Load_dataset_builder verification

I am trying to load a subset of a dataset from the hub using load_dataset_builder but the verification keeps throwing an error. I have edited the ReadMe to reflect the number that I want which is 2201939 but each time I run the download script, it overrides the Readme file and changes the number.

datasets.utils.info_utils.NonMatchingSplitsSizesError: [{'expected': SplitInfo(name='train', num_bytes=14752554924, num_examples=40836715, shard_lengths=None, dataset_name=None), 'recorded': SplitInfo(name='train', num_bytes=724931127, num_examples=2201939, shard_lengths=[1516000, 685939], dataset_name='wmt_utils')}]

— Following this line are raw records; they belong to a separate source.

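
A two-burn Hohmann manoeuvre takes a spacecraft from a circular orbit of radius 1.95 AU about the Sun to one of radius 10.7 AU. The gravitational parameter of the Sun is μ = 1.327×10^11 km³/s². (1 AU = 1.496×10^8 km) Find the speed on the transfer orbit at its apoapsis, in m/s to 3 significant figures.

In km: r₁ = 1.95 × 1.496×10^8 = 2.9172×10^8 km; r₂ = 10.7 × 1.496×10^8 = 1.60072×10^9 km.
Transfer-ellipse semi-major axis a_t = (r₁ + r₂)/2 = (2.9172×10^8 + 1.60072×10^9)/2 = 9.4622×10^8 km.
The apoapsis of the transfer ellipse is at r = 1.60072×10^9 km.
Applying v² = μ(2/r − 1/a_t): v = 5.056 km/s.

v = 5060 m/s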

code that produces the error:

inspect_dataset("wmt14", "data/path2/to/scripts2")
    builder = load_dataset_builder(
        "data/path2/to/scripts2/wmt_utils.py",
        language_pair=("fr", "en"),
        subsets={
            datasets.Split.TRAIN: ["europarl_v7", "newscommentary_v10"],
            datasets.Split.VALIDATION: ["newstest2013"],
            datasets.Split.TEST: ["newstest2014"],

Hi ! This looks like a bug :confused:
Maybe you can disable verifications using verification_mode="no_checks" ?

I was the one making a mistake, commenting out the first line solves the problem.

This topic was automatically closed 12 hours after the last reply. New replies are no longer allowed.